L'intérêt de l'Ere du Vide (même si sa réalisation laisse parfois à désirer) est d'offrir aux MJ la possibilité de mettre ses PJ au centre de la trame qui clôt tout ce qui a été bâti avant dans les publications et particulièrement les scénarios de première et deuxième édition (à l'exception de la Voie de l'Ombre, qui est un cas à part). C'est non seulement déclaré par les auteurs mais c'est appuyé par toute la ligne éditoriale qui précède sa publication... Le fait que l'Ère du Vide ne soit en lui-même qu'une chronologie (avec un scénario, tout de même, et pas mal de PNJ et DFF) ne constitue pas une preuve du contraire, c'est juste un choix éditorial "pragmatique" (mot souvent utilisé pour justifier qu'un choix soit loin d'être soit le meilleur possible, ni le plus souhaitable pour les joueurs de longue date), probablement parce qu'il était moins cher en développement et permettait une clôture nette, bon marché, et plus rapide de la gamme de l'époque "classique" avant de passer (malheureusement IMHO) à l'édition hybride et de sauter directement à l'époque des 4 Vents (sauf erreur de ma part).

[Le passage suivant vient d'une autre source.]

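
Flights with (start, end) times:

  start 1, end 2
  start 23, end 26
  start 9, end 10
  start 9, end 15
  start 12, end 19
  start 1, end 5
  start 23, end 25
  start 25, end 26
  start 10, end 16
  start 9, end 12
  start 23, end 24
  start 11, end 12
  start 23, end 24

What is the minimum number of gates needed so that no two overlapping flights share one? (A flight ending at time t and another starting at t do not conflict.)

4

Count concurrent intervals with a sweep; the peak is the room count.
starts: [1, 1, 9, 9, 9, 10, 11, 12, 23, 23, 23, 23, 25]
ends:   [2, 5, 10, 12, 12, 15, 16, 19, 24, 24, 25, 26, 26]
s1→1 s1→2 e2→1 e5→0 s9→1 s9→2 s9→3 e10→2 s10→3 s11→4  — peak 4.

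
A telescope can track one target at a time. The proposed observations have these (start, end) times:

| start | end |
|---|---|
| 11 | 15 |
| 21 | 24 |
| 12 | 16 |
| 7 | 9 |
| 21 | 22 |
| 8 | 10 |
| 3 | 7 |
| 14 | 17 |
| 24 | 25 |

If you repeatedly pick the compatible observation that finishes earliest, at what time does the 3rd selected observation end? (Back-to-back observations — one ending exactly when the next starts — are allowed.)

Greedy by earliest finish: after sorting by end time, pick each interval compatible with the last pick.
By end time: (3,7), (7,9), (8,10), (11,15), (12,16), (14,17), (21,22), (21,24), (24,25).
Pick (3,7); next start ≥ 7 → (7,9); next start ≥ 9 → (11,15); next start ≥ 15 → (21,22); next start ≥ 22 → (24,25).
Selected: (3,7) (7,9) (11,15) (21,22) (24,25)

15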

Je regrette ce choix, mais il ne remet pas pour autant en cause une intention des auteurs quand ils disent "Les PJ sont des héros, pas des spectateurs passifs", "Bien que cet ouvrage s'efforce de rappeler les évènements officiels du jeu, n'hésitez pas à les modifier si votre campagne l'exige." "Peut-être est-il possible que certains PJ issus de la bonne lignée puissent eux-mêmes devenir des Tonnerres", parce que l'Ère du Vide n'est jamais que l'aboutissement d'une gamme tout entière et qu'il faut le lire dans le prolongement de celle-ci.